MARIE
LAURENCIN,
L'ENVOÛTEE
1883/ 1956
Peintre, épistolière, réceptive sultane:
Tu donnes aux besoins, de multiples envies ;
De la plume, aux mots, peu à peu, en dévie
La prédisposition encageant l'occitane.
Ce nymphisme dont seule, tu agrémentes
En des tons nuancés, les plus chaudes esquisses,
Rédimant du profane, les trompeurs artifices
Absouts du néophyte, sa pénible tourmente.
D'insincères éloges de gras mécènes
N'ont sur toi, nulle emprise… tu t'éveilles
En des matins gainés de sucs et de vermeil ;
A ta bouche, les joies s'éternisent sans peine.

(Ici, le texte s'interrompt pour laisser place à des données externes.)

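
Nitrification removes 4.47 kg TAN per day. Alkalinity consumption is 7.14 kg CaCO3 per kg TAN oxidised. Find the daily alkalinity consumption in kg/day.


Alkalinity factor: 7.14 kg CaCO3 consumed per kg TAN nitrified
alk = 4.47 kg TAN * 7.14 = 31.9158 kg CaCO3/day

31.9158 kg CaCO3/day


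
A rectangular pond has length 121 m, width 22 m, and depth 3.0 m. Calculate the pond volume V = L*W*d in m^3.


Base area = L * W = 121 * 22 = 2662 m^2
Volume = area * depth = 2662 * 3.0 = 7986 m^3

7986 m^3


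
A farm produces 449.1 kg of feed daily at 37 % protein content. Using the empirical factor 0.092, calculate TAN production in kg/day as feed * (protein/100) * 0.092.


Protein in feed = 449.1 * 37/100 = 166.167 kg/day
TAN = protein * 0.092 = 166.167 * 0.092 = 15.287364 kg/day

15.287364 kg/day


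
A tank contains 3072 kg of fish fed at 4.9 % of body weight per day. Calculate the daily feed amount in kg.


Feeding rate fraction = 4.9% / 100 = 0.049
Daily feed = 3072 kg * 0.049 = 150.528 kg/day

150.528 kg/day


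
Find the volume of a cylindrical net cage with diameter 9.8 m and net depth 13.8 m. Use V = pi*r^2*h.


r = d/2 = 9.8/2 = 4.9 m
Base area = pi*r^2 = pi*4.9^2 = 75.42964 m^2
Volume = 75.42964 * 13.8 = 1040.93 m^3

1040.93 m^3


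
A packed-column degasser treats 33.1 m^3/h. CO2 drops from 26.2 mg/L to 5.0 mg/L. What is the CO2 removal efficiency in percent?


CO2_out / CO2_in = 5.0 / 26.2 = 0.19083969
Fraction remaining = 0.19083969
efficiency = (1 - 0.19083969) * 100 = 80.916 %

80.916 %


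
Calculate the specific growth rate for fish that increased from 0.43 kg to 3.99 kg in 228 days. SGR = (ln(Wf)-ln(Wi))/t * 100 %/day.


ln(W_f) = ln(3.99) = 1.3837912
ln(W_i) = ln(0.43) = -0.84397007
ln(W_f) - ln(W_i) = 1.3837912 - -0.84397007 = 2.2277613
SGR = 2.2277613 / 228 * 100 = 0.977088 %/day

0.977088 %/day


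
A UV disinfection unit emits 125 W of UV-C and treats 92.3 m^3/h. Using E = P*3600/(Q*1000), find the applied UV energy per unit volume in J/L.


Energy delivered per hour = 125 W * 3600 s = 450000 J/h
Volume treated per hour = 92.3 m^3/h * 1000 = 92300 L/h
dose = 450000 / 92300 = 4.87541 J/L

4.87541 J/L


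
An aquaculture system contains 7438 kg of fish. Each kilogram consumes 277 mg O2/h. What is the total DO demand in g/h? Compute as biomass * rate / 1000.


Total O2 consumption (mg/h) = 7438 kg * 277 mg/(kg*h) = 2060326 mg/h
Convert to g/h: 2060326 / 1000 = 2060.326 g/h

2060.326 g/h


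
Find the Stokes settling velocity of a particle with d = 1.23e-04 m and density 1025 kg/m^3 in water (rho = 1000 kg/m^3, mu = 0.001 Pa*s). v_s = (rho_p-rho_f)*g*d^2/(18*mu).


Density difference: rho_p - rho_f = 1025 - 1000 = 25 kg/m^3
d^2 = (1.23e-04)^2 = 1.5129e-08 m^2
Numerator = (rho_p - rho_f) * g * d^2 = 25 * 9.81 * 1.5129e-08 = 3.7103872e-06
Denominator = 18 * mu = 18 * 0.001 = 0.018
v_s = 3.7103872e-06 / 0.018 = 2.06133e-04 m/s
Check: Re = rho_f * v_s * d / mu = 1000 * 2.06133e-04 * 1.23e-04 / 0.001 = 0.0254 < 1, so Stokes' law applies.

2.06133e-04 m/s


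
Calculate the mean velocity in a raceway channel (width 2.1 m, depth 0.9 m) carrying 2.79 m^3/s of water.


Cross-sectional area = W * d = 2.1 * 0.9 = 1.89 m^2
Velocity = Q / A = 2.79 / 1.89 = 1.47619 m/s

1.47619 m/s


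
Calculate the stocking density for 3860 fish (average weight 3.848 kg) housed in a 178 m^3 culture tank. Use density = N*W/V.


Total biomass = 3860 fish * 3.848 kg = 14853.28 kg
Density = total biomass / volume = 14853.28 / 178 = 83.4454 kg/m^3

83.4454 kg/m^3


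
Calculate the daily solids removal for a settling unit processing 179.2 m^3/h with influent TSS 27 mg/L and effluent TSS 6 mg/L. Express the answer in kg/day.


Concentration drop: TSS_in - TSS_out = 27 - 6 = 21 mg/L
Hourly solids removed = Q * dTSS = 179.2 m^3/h * 21 mg/L = 3763.2 g/h  (m^3/h * mg/L = g/h)
Daily solids removed = 3763.2 * 24 = 90316.8 g/day
Convert g to kg: 90316.8 / 1000 = 90.3168 kg/day

90.3168 kg/day


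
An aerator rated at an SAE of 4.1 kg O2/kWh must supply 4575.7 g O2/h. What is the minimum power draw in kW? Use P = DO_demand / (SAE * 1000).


SAE in g O2/kWh = 4.1 * 1000 = 4100 g/kWh
P = DO_demand / SAE_g = 4575.7 / 4100 = 1.11602 kW

1.11602 kW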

Réceptives aux caprices de l'inspiration,
Tes aquarelles pénètrent la moiteur
De cuivres emperlés de roulis contracteurs,
Et qu'égrènent les vents de la séduction.
Alanguie, tu caresses l'étoupe de fertilité,
Enivrée de musiques_ puis, de l'onde,
En ces regards de femmes, vagabondent
Les ombres écernées des nues, avec agilité.
Aux mots insolents dont Max Jacob
Accuse prépotence, tu délaces la trame
De convexes accords en de nuageux drames
Civilisant du style, l'allure qui l'engobe…
Marie, le dadaïsme chevauche de ton art,
En de précieux arpèges, le retour da capo,
De fauves aquarelles incluses à la peau
Pénétrée de douceur ouatée, et sans fard.
Tes saphiques conquêtes d'amante-refouloir,
N'ont pu satisfaire, nous dit Apollinaire,
Ta libertine moue déçue de la catilinaire
De diffus babeleurs arpentant les couloirs ;
Ceux-là qui aux soirs blêmes, t'invectivaient,
Mouchaient de tes lubies, les agrestes degrés
Quand du nombril des serves, tu liais à ton gré,
Le vice ruisselant du flou dont on te vêt…
Ton été indien incendie encor, la nuit,
Mondains de Paris, folles de lupanar,
Ils te placent, ô cubiste, grisée de nard,
Au faîte d’autoportraitistes, quand l'ennui,
Tacle la resucée; Picabia, Georges Braque:
Ces féroces dompteurs, ces néo-affranchis,
Ont-ils, pour toi, aux ides avachies,
Perforé l'étrange enfouie sous la laque,
De disgracieuses rides offensées d'étoiles
Aux caprices de vivaldiennes phases,
Quoique bonifiées, soutenues à la base,
D'un chevalet-trépied mystifié des toiles ?
A Sèvres où Pauline Lambert guidait
De ton lyrisme, l'ambivalente mue, tes mains,
Ces tenailles, ont du précieux carmin,
Molesté la fuchsine, de doigts débridés.
Là, Yvonne Chastel, de vos lettres d'antan,
Dévoilait contenance... à s'en démettre :
Coupables liaisons forcées du périmètre
De lubricité, ce stupre au scandale mutant.
Auriez-vous de l'hédonisme, supplanté
En ces joutes, les folles bacchanales,
Ces niques de femmes aux feintes anales,
Où la langue bague du plaisir, la beauté ?
Qui vous a acculé aux funestes décans
Des solstices, vous, dont la minaudière
Recelait de trésor... dont la gibecière
Cachait de l'infante, les éclats coruscants ?
Dans la nuit du 8 juin 1956, Marie s'en est allée,
Rue Savorgnan-de-Braza, au son du Dies irae:
Ultime cantate... son talent clôt de l'œuvre,
Un fastueux requiem défait de manœuvres
Isolées du parcours jouxté du mausolée
Rincé du goupillon d'un modeste curé.